Solved – Why is the Kalman Filter a specific case of a (dynamic) Bayesian network

bayesian networkkalman filtermachine learning

Question: How can this be the case? Why are Kalman filters so much more complicated than any other Bayesian network? Are there any Bayesian networks which are intermediate in complexity?

Perhaps one way to answer this question would be to state or give a reference to the simplest possible model of a Kalman filter possible.

Background:
I am only familiar with Kalman filters with regards to literature about stationary stochastic processes in continuous time, in which they appear to be immensely complicated objects which I frankly don't understand. From the description given in Loeve and Shiryaev, where it is referred to as the Kalman-Bucy filter and is more closely associated with signal processing in continuous time and topics like orthogonal Karhunen-Loeve expansion (which again I don't understand yet).

However, all of the other Bayesian networks I am familiar are discrete-time, discrete state-space objects that one probably could learn about during the first or second semester of a first introduction to probability theory. This is obviously not true of the Kalman-Bucy filter in Shiryaev.

Yet Wikipedia states that Kalman filters are a special case of dynamic Bayesian networks.

Best Answer

The remark is not referring to continuous-time--continuous-observation Kalman-Bucy filters, but to discrete-time Kalman filters. The confusion seems to be only due to the OP not knowing about the discrete-time version (which in my experience is most commonly meant when 'Kalman filter' is mentioned). See, for example, the Wikipedia article 'Kalman filter' or [1].

In the discrete-time case, the state-space of the nodes is indeed not discrete but $\mathbb{R}^m$ for the measurements and $\mathbb{R}^n$ for the observations. There are however other Bayesian networks with continuous state-space (for the variables) and Gaussian conditional distributions, too [e.g. 2].

The discrete-time linear-Gaussian dynamic-system model can be written as a dynamic Bayesian network as follows.

  • Time-slice $k$ consists of nodes $\mathbf{x}_k$ and $\mathbf{y}_k$ and there is an edge pointing from $\mathbf{x}_k$ to $\mathbf{y}_k$.
  • The intertemporal edges are from $\mathbf{x}_k$ to $\mathbf{x}_{k+1}$.
  • The conditional probability distributions are $\mathbf{y}_k \mid \mathbf{x}_{k+1} \sim \mathrm{N}(\mathbf{A}_k\,\mathbf{x}_k,\mathbf{Q}_k)$ and $\mathbf{y}_{k} \mid \mathbf{x}_k \sim \mathrm{N}(\mathbf{H}_k \, \mathbf{x}_k, \mathbf{R}_k)$ where all quantities except $\mathbf{x},\mathbf{y}$ are known matrices.

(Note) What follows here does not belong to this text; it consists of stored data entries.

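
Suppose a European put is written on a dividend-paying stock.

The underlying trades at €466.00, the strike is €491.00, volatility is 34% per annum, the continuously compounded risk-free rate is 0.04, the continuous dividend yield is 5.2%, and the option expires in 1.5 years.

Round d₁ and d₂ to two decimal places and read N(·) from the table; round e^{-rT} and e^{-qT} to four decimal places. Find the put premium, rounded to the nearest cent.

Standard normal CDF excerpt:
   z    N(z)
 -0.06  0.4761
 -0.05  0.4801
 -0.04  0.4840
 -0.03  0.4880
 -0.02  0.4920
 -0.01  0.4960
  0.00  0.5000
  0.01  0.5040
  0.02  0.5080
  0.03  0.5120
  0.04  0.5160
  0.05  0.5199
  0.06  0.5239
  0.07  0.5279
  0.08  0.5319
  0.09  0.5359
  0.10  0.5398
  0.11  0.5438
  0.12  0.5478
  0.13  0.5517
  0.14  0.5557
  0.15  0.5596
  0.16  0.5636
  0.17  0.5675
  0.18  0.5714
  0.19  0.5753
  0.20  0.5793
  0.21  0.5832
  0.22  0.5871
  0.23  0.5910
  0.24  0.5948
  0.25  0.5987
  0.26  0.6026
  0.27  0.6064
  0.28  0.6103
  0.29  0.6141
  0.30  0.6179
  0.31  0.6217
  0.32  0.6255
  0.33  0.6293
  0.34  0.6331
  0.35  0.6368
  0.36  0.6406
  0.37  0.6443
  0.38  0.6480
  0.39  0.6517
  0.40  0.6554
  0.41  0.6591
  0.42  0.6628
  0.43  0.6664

€91.02

T = 1.5;  σ√T = 0.4164
d₁ = [ln(466/491) + (0.04 − 0.052 + 0.34²/2)·1.5] / 0.4164 = [-0.0523 + 0.0687] / 0.4164 = 0.0395 → 0.04
d₂ = d₁ − σ√T = 0.0395 − 0.4164 = -0.3769 → -0.38
e^(−qT) = e^(−0.052·1.5) = 0.9250;  e^(−rT) = e^(−0.04·1.5) = 0.9418
P = 491·0.9418·N(0.38) − 466·0.9250·N(-0.04) = 491·0.9418·0.6480 − 466·0.9250·0.4840 = 299.6506 − 208.6282 = 91.0224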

The Kalman filter is then an algorithm for sequentially updating the distributions of $\mathbb{x}_k$ given observed $\mathbb{y}_1,\ldots,\mathbb{y}_k$ in this dynamic Bayesian network. The only probability theory required is computing conditional distributions of (finite-dimensional) multivariate Gaussian distributions.

Caveat: There exists also something called 'Continuous-time Bayesian networks'[3] but I'm not aware of any connection between them and the Kalman-Bucy filter's model.

References

[1]: Simo Särkkä (2013). Bayesian Filtering and Smoothing. Cambridge University Press. Section 4.3. Available on the author's webpage. (Conflict-of-interest disclaimer: the author was my PhD advisor)

[2]: F.V. Jensen (2001), Bayesian Networks and Decision Graphs, Springer (p. 69) (Curiously,this book p. 65 claims that a "Kalman filter" is any hidden Markov model with only one variable having intertemporal 'relatives' but this is definitely nonstandard usage)

[3]: Nodelman, U., Shelton, C. R., & Koller, D. (2002, August). Continuous time Bayesian networks. In Proceedings of the Eighteenth conference on Uncertainty in artificial intelligence (pp. 378-387).